Earlier this week sixteen people who were part of a criminal group operating the infamous grandparent scam from the Dominican Republic were indicted on charges related to perpetrating the grandparent scam on hundreds of elderly people in New Jersey, New York, Pennsylvania and Massachusetts.  I am sure by now all of you are familiar with the grandparent scam where a grandparent receives a telephone call from someone purporting to be their grandchild who has gotten into some trouble, most commonly a traffic accident, legal trouble or medical  problems in a far away place.  The caller pleads for the grandparent to send money immediately to help resolve the problem.  However the caller also begs the grandparent not to tell mom and dad.  One would think that no one would be gullible enough to fall for this scam, but don’t be so hard on the victims of this scam.  Scam artists have a knowledge of psychology of which Freud would have been envious and are able to use that knowledge to persuade their victims to send money right away. While this scam has been going on for approximately fourteen years, it continues to victimize people.

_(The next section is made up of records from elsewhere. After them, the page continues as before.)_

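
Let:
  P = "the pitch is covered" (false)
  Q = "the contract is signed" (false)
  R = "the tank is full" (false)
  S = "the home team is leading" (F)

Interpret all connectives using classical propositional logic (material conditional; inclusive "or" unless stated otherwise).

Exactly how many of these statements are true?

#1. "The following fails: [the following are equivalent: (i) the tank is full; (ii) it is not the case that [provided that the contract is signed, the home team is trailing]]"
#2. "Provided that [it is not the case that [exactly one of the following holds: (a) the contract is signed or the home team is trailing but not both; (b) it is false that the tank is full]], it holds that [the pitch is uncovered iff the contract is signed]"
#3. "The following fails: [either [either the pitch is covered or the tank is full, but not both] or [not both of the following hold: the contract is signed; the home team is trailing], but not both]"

#1: This is not (R iff not (Q -> not S)).

not S = not False = True
Q -> not S = False -> True = True
not (Q -> not S) = not True = False
R iff not (Q -> not S) = False iff False = True
not (R iff not (Q -> not S)) = not True = False
So #1 is false.

#2: In symbols: not ((Q xor not S) xor not R) -> (not P iff Q)

not S = not False = True
Q xor not S = False xor True = True
not R = not False = True
(Q xor not S) xor not R = True xor True = False
not ((Q xor not S) xor not R) = not False = True
not P = not False = True
not P iff Q = True iff False = False
not ((Q xor not S) xor not R) -> (not P iff Q) = True -> False = False
So #2 is false.

#3: Formalization: not ((P xor R) xor (Q nand not S))

P xor R = False xor False = False
not S = not False = True
Q nand not S = False nand True = True
(P xor R) xor (Q nand not S) = False xor True = True
not ((P xor R) xor (Q nand not S)) = not True = False
Hence #3 is false.

True statements: 0 (none).

0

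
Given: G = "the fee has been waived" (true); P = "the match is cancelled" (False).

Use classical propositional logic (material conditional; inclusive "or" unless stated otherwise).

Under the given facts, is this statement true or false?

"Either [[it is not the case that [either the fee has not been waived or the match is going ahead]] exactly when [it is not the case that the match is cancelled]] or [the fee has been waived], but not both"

True

Parsed as (¬(¬G ∨ ¬P) ↔ ¬P) ⊕ G

¬G = ¬T = F
¬P = ¬F = T
¬G ∨ ¬P = F ∨ T = T
¬(¬G ∨ ¬P) = ¬T = F
¬P = ¬F = T
¬(¬G ∨ ¬P) ↔ ¬P = F ↔ T = F
(¬(¬G ∨ ¬P) ↔ ¬P) ⊕ G = F ⊕ T = T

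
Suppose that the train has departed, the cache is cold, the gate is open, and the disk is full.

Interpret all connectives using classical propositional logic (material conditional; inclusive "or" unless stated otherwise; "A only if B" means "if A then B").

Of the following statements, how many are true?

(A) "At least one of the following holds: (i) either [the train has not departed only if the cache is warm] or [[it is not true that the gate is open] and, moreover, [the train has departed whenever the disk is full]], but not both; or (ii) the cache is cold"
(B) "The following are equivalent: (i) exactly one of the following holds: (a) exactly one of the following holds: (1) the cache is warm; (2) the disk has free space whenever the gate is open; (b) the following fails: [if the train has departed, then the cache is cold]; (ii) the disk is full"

1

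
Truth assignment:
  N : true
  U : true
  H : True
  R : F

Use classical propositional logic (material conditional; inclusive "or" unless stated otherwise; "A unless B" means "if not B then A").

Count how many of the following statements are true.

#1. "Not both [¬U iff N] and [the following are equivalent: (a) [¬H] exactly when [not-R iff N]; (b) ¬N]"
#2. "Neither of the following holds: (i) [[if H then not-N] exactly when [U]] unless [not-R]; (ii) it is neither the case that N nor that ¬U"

1

#1: In symbols: (¬U ↔ N) ↑ ((¬H ↔ (¬R ↔ N)) ↔ ¬N)

¬U = ¬T = F
¬U ↔ N = F ↔ T = F
¬H = ¬T = F
¬R = ¬F = T
¬R ↔ N = T ↔ T = T
¬H ↔ (¬R ↔ N) = F ↔ T = F
¬N = ¬T = F
(¬H ↔ (¬R ↔ N)) ↔ ¬N = F ↔ F = T
(¬U ↔ N) ↑ ((¬H ↔ (¬R ↔ N)) ↔ ¬N) = F ↑ T = T
So #1 is true.

#2: Parsed as (((H → ¬N) ↔ U) ∨ ¬R) ↓ (N ↓ ¬U)

¬N = ¬T = F
H → ¬N = T → F = F
(H → ¬N) ↔ U = F ↔ T = F
¬R = ¬F = T
((H → ¬N) ↔ U) ∨ ¬R = F ∨ T = T
¬U = ¬T = F
N ↓ ¬U = T ↓ F = F
(((H → ¬N) ↔ U) ∨ ¬R) ↓ (N ↓ ¬U) = T ↓ F = F
Thus #2 is false.

Count: 1.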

According to the indictment, along with the usual form of the scam where scammers posing as the grandchild call the targeted victim and plead for money due to an emergency such as a car accident, the scammers in this particular group would also initiate contact with the targeted victims by first calling as a third party informing them of the phony emergency, generally a car accident in which the targeted victims were told the grandchild was involved.  Then the targeted victims would receive another call purportedly from a lawyer representing the grandchild asking for money needed to represent the grandchild due to criminal charges being brought related to the phony accident.  The scammers would then often send accomplices, called money mules, to the homes of the grandparents to pick up the money which would be sent back to the scammers in the Dominican Republic.  This particular criminal organization is alleged to have perpetrated this scam for more than five years in which they scammed their victims out of millions of dollars.

TIPS

Scammers often use the nicknames of the grandchildren when speaking to their intended victims.  Sometimes they get this information from social media while in other instances they get this information from reading obituaries which may contain the names of grandchildren so merely because the correct name is used in the call is no reason to believe the call.  Don’t respond immediately to such a call without calling the real grandchild on his or her cell phone or call the parents and confirm the whereabouts of the grandchild.  If a medical problem is the ruse used, you can call the real hospital.  If legal problems are the hook you can call the real police.  You can also test the caller with a question that could be answered only by the real grandchild, but make sure that it really is a question that  only the real grandchild could answer and not just anyone who might read the real grandchild’ s social media postings.  Prudent families can also come up with a code word to use in an emergency which a scammer will never know.